Пока санитар с неожиданной силой приподнимал, переворачивал, тормошил и одергивал Дитмара Везеля, насаживая на него, как на деревянную куклу, одежду, которая еще сохранила следы Нининого утюга, я не сводил глаз с обоих, словно пытался загнать эту сцену в самую сердцевину памяти. Могу поклясться — мне это удалось. Выверенные, небрежные, но не оскорбительные для мертвого движения горбуна в испачканном ржавчиной халате, серые тона кожных покровов, глубокие глазницы покойного, витой лиловый рубец на жилистой шее и черное пятно от узла под левым ухом, стальной блеск коронки между истончившимися, цвета оберточной бумаги губами, неясного происхождения ссадины на запястьях, и главное, о чем никогда не узнала Нина, — след чудовищного ожога в паху. Как от сварочной горелки или паяльной лампы. Рыжеватая поросль, обильно покрывавшая грудь и живот Дитмара Везеля, ниже пупка сгорела начисто, кожа сошла еще до того, как наступила смерть, а кровь и лимфа спеклись бурой коростой, пугающе похожей на корку черного хлеба.
Когда он уже лежал в гробу, перед тем как закрыть крышку, я сложил его руки на груди. На безымянном пальце правой руки я заметил синее чернильное пятно. Такими же чернилами была написана и записка, но я-то знал, что он всегда заправлял свой «Паркер» черными.
То, что Дитмара Везеля перед смертью пытали, почему-то не заинтересовало следователя, а в медицинском заключении не было ни слова о травмах на запястьях и ожоге. Версия о причинении насильственной смерти также не выдвигалась.
Почему? В пятьдесят седьмом так вопрос не ставился, и много позднее тоже. Власть все еще была недосягаема и непогрешима, а свои ошибки, если таковые случались, исправляла сама. И ответ всегда был один: «У вас есть право обжаловать действия следователя в прокуратуру». С тем же успехом можно было обжаловать действия монгольской конницы при взятии Владимира-Волынского в тринадцатом веке.
Позже я все-таки задал его — когда необходимые бумаги уже были у меня на руках, а цинковый гроб, заколоченный в ящик из соснового горбыля, исчез в недрах багажного отделения Курского вокзала.
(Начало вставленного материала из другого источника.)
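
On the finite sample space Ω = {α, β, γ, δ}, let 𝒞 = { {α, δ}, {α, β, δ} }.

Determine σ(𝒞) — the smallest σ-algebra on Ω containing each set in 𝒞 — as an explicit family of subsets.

σ(𝒞) (8 sets): { {}, {β}, {γ}, {α, δ}, {β, γ}, {α, β, δ}, {α, γ, δ}, Ω }

Derivation:
Start: 𝒞 ∪ {∅, Ω} = { {}, {α, δ}, {α, β, δ}, Ω }.
Pass 1 (2 new):
  {γ}  = complement {α, β, δ}
  {β, γ}  = complement {α, δ}
Pass 2 adds 1:
  {α, γ, δ}  = {γ} ∪ {α, δ}
Pass 3: +1 →
  {β}  = complement {α, γ, δ}
Pass 4: no new sets; the family is a σ-algebra.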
Не следователю, не прокурорскому начальству, а пастору Шпенеру.
Как человек обстоятельный и трезвомыслящий, Николай Филиппович прежде всего выразил сдержанное неудовольствие требованием Нины похоронить отца не в Москве, а в Воскресенске, где лютеранское кладбище — всего лишь жалкий пятачок на задах еврейского погоста, затем сообщил мне, что ни при каких обстоятельствах покойного Дитмара вернуть не удастся, и закончил примерно так: «Дорогой Матвей, я как никто понимаю ваши сомнения. Но скажу вам, как сказал бы Богу: разве я, человек вдвойне зависимый, имею право портить отношения с властями? Мой долг — прежде всего позаботиться не о мертвых, а о живых, о тех, кто приходит по воскресеньям в кирху. Разве я могу себе позволить ставить под сомнение выводы следствия?»
«Что это значит — вдвойне зависимый?» — спросил я. «А вы разве не догадываетесь?» — с неожиданным раздражением произнес Шпенер.
Мне показалось, что его ничуть не удивило мое сообщение о том, как выглядит тело Дитмара Везеля, но тема была закрыта, и всякие факты перестали иметь значение.
До поезда оставалось почти шесть часов. Простуженный Галчинский, сморкаясь, сел в трамвай и укатил в Сокольники к каким-то знакомым — глотать аспирин, а я вернулся на Новослободскую, где в пустой замусоренной квартире застал пьяного в дым Коштенко. Дверь на площадку была не заперта, и когда я вошел, он даже не повернул голову на звук моих шагов. На столе стояла початая бутылка «Московской», на подоконнике еще одна, уже пустая. На противоположном конце стола — на две трети полный граненый стакан, покрытый подсохшим ломтем «ржаного особого».
Я прожил более года бок о бок с Дмитрием Павловичем, глубоко уважал ум и такт этого человека и знал о нем многое. В том числе и то, что водки он пить бы не стал даже под пистолетом, так как физически ее не переносил. Дурацкий этот стакан и дикий, первобытный какой-то страх, которым буквально несло от Володьки, — должно быть, с того самого дня, как его постояльца нашли в подвале, — ударили мне в голову не хуже водки, но я постарался себя сдержать. Я спросил:
— Не рановато для поминок?
— Сядь, — неожиданно ясным голосом произнес Коштенко. — Не хочешь — не пей. Тебе известно, кто его вз… вздернул?
Он схватился за горло, как-то быстро и дико взглянул на меня, провел грязной ладонью по волосам и тут же снова уставился на чернильные незабудки на липкой клеенке.